Purita Villanueva Kalaw-Ledesma (February 2, 1914 – April 29, 2005) was a writer and art critic and founder of the Art Association of the Philippines in 1948.

==Early life==
Purita Villanueva Kalaw-Ladesma was born in Manila on February 2, 1914, to government official Teodoro M. Kalaw, Sr. (1884-1940), who at the time served as representative from Batangas, and journalist and beauty queen, Purificacion "Pura" Villanueva-Kalaw (1886-1954). Her mother Pura was a prominent writer and suffragist. Purita's sister Maria V. Kalaw-Katigbak became a senator, as did their sister-in-law Eva R. Estrada-Kalaw. Purita Kalaw studied fine arts at the University of the Philippines and pursued further studies in art and design at the University of Michigan. She held two master's degrees, one in education and one in art education, the latter completed when she was 72 years old.

==Career==
In 1948, Purita V. Kalaw-Ledesma founded the Art Association of the Philippines and became president of the organization. Kalaw Ledesma also managed the family real estate company, L. P. Kalaw, Inc., and attended a conference in Boston in that capacity in 1960.

Books by Kalaw Ledesma include The Struggle for Philippine Art (1974, with Amadis Maria Guerrero); Edades: National Artist (1979, with Amadis Maria Guerrero, about Victorio Edades); The Biggest Little Room (1987, about the Philippine Art Gallery); and And Life Goes On (1994, an autobiography). Her 1955 essay "A Critical Analysis of Modern Painting in the Philippines Today" is still considered an important text on the subject. She also published a cookbook, Family Recipes, in the 1980s.

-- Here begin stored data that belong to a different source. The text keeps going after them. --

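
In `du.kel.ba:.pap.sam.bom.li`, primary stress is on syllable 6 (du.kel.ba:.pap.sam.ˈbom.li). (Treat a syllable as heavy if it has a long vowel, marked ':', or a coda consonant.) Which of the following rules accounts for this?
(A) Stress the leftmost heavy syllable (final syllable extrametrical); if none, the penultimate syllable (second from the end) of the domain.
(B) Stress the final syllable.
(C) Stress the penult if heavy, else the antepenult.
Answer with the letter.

Rule A → syllable 2 (observed: 6).
Rule B → syllable 7 (observed: 6).
Rule C → syllable 6 ✓.

C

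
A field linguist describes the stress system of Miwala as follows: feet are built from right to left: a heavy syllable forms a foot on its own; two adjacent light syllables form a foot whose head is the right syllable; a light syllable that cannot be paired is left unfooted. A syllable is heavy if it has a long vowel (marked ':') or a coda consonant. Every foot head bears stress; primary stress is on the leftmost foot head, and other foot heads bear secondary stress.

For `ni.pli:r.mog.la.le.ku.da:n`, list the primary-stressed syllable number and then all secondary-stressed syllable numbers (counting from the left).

primary 2, secondary 3, 6, 7

Weights: 1 ni L, 2 pli:r H, 3 mog H, 4 la L, 5 le L, 6 ku L, 7 da:n H.
Parse right to left (heavy = foot alone; LL = one foot; stranded L unfooted): ni (ˈpli:r) (ˈmog) la (le.ˈku) (ˈda:n).
Foot heads: 2, 3, 6, 7.
Primary stress on the leftmost head = syllable 2.
Secondary stress on 3, 6, 7: ni.ˈpli:r.ˌmog.la.le.ˌku.ˌda:n.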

==Personal life and legacy==
Purita V. Kalaw married Rafael Ledesma. They had four daughters, Rita, Consuelo, Ada, and Lourdes. Kalaw Ledesma experienced a debilitating stroke in 2000 and died in April 2005, aged 91 years.

In 2010 there was an exhibit of works by Filipino artists from Kalaw Ledesma's personal collection, held at the Ayala Museum in Makati. There is a Purita Kalaw Ledesma Prize for Art Criticism, presented by the Ateneo Art Gallery and the Kalaw-Ledesma Foundation, "to foster critical public discussion about exhibitions and artworks."